Alguns cuidados na hora do clic:

  • use um cabo disparador ou um controle remoto, pois se você apertar o botão seu dedo vai fazer a câmera tremer. Se você não tem esse acessório também pode usar o timer da câmera ou a função retardo de disparo.
  • Use a função mirror up. Como funciona? No primeiro clic o espelho levanta e no segundo clic a cortina abre. Isso porque quando o espelho levanta ele produz uma vibração na câmera.
  • Se tiver luz por traz da câmera melhor fechar a ocular para evitar entrada de luz por ali.
  • Se tiver muito vento você pode pendurar sua mochila ou outro peso no tripé para estabilizar.
  • Tenha à mão baterias extras pois as longas exposições consomem bastante energia.

7 – DEPOIS DO CLIC

Depois de feita a fotografia confira dando um zoom no visor pra ver se não ficou tremida.

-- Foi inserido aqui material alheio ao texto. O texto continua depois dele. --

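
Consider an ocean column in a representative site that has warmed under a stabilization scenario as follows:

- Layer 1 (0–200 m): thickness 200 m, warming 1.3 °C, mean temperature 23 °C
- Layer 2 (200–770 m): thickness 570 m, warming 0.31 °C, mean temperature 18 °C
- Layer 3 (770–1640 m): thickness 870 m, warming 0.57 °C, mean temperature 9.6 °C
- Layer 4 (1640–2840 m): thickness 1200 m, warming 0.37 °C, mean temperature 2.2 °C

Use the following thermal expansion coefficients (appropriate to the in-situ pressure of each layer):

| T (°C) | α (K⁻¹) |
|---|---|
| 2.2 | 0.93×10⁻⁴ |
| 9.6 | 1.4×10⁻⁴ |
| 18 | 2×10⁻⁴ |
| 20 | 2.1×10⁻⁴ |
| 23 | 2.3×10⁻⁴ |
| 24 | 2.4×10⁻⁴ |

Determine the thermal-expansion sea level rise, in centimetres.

Layer 1 at 23 °C → α = 2.3×10⁻⁴ K⁻¹
Layer 2 at 18 °C → α = 2×10⁻⁴ K⁻¹
Layer 3 at 9.6 °C → α = 1.4×10⁻⁴ K⁻¹
Layer 4 at 2.2 °C → α = 0.93×10⁻⁴ K⁻¹
0–200 m: 2.3×10⁻⁴ × 200 × 1.3 = 0.05980 m
Layer 2: 0.31 × 2×10⁻⁴ × 570 = 0.03534 m
Layer 3: 1.4×10⁻⁴ × 0.57 × 870 = 0.069426 m
1640–2840 m: 0.93×10⁻⁴ × 1200 × 0.37 = 0.041292 m
Δh = 0.05980 + 0.03534 + 0.069426 + 0.041292 = 0.205858 m

21 cm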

Experimente diferentes assuntos, diferentes exposições, diferentes ângulos e composições. Coloque um assunto em movimento em diferentes planos. Você pode obter resultados surpreendentes e originais. As fotografias de longa exposição vão mostrar uma imagem que o nosso olho não vê. A passagem do tempo introduz uma quarta dimensão a sua fotografia. Você pode também usar um light painting durante a exposição mas isso é o tema do nosso próximo artigo. Boas fotos!

Zé Paiva fotografando na Lagoa dos Patos, Tavares, RS.